Posted: Thu Mar 09, 2017 9:46 pm
by Forestboy1978
seanandruby wrote:You can't be serious about a thick bed? Maybe you could scabble and level the base with grano, or drill rebar in lacers and place a shutter then concrete a mini wall. Or as you say: cut blocks to suit.

I was serious. We are talking about creating a bed that increases from about 1 cm to about 3 inches over the span of 2 meters to hold 2 courses concrete blocks. I mean 3:1 would be almost or as strong as the concrete blocks themselves surely so what would be the harm.

Or maybe just laying a dry concrete bed underneath the areas where the foundation has sunk. Laying the first course with a bit of SBR to aid stick. Let it go off for a bit and come back and lay the second course as normal?

Posted: Fri Mar 10, 2017 6:55 am
by lemoncurd1702
If the foundation has sunk then the foundation is F****d. Stop twatting about and lay a new one, by the time you fart around trying to level the existing one which sounds unsuitable, you'd have had it done anyway.

Posted: Fri Mar 10, 2017 7:53 am
by Forestboy1978
Sure cos I factored in excavating and re laying a concrete foundation into my fence quote.....

Posted: Fri Mar 10, 2017 8:04 am
by seanandruby
Don't think you'll get amyone advising you on a thick mortar bed, it's not the done thing, 10 ml, 15 ml tops, bedding joint etc: yours will be a major bodge and this site is called paving expert after all :;): :)

Posted: Fri Mar 10, 2017 6:08 pm
by Forestboy1978
OK, no thick mortar bed. Got it!

Haven't got round to doing the blocks yet but have all posts in. Bear in mind the courses will be broken with the posts and then the ends of each course will be mortared into the groove in the post for slotting the panels in.

So what I've decided to do is lay a flat concrete bed to lay the blocks onto. It is only 3 panels that need this as the rest of the foundations are level.
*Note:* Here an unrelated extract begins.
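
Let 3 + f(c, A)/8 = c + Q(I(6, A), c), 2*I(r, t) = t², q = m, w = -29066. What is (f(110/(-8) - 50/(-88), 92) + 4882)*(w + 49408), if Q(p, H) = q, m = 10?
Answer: 1081340036/11 ≈ 9.8304e+7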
I'll have to cut and break out some conrete at the high pount to allow me to get a suitable depth of concrete to shutter in.

Any issues with this I'm all ears?

Posted: Fri Mar 10, 2017 6:09 pm
by Forestboy1978
lemoncurd1702 wrote:If the foundation has sunk then the foundation is F****d. Stop twatting about and lay a new one, by the time you fart around trying to level the existing one which sounds unsuitable, you'd have had it done anyway.
Sorry mate. Was in a massive piss this morning when I replied.

Ta for input.

Posted: Fri Mar 10, 2017 9:00 pm
by jwill
So is a 4" block wall with mortared perps stronger than a conc gravel board with regards to retaining?

Posted: Fri Mar 10, 2017 9:40 pm
by seanandruby
... Maybe the client wants it.

Posted: Fri Mar 10, 2017 9:46 pm
by lemoncurd1702
Forestboy1978 wrote:
lemoncurd1702 wrote:If the foundation has sunk then the foundation is F****d. Stop twatting about and lay a new one, by the time you fart around trying to level the existing one which sounds unsuitable, you'd have had it done anyway.

Sorry mate. Was in a massive piss this morning when I replied.

Ta for input.
No worries, I know what it's like, we've all been there.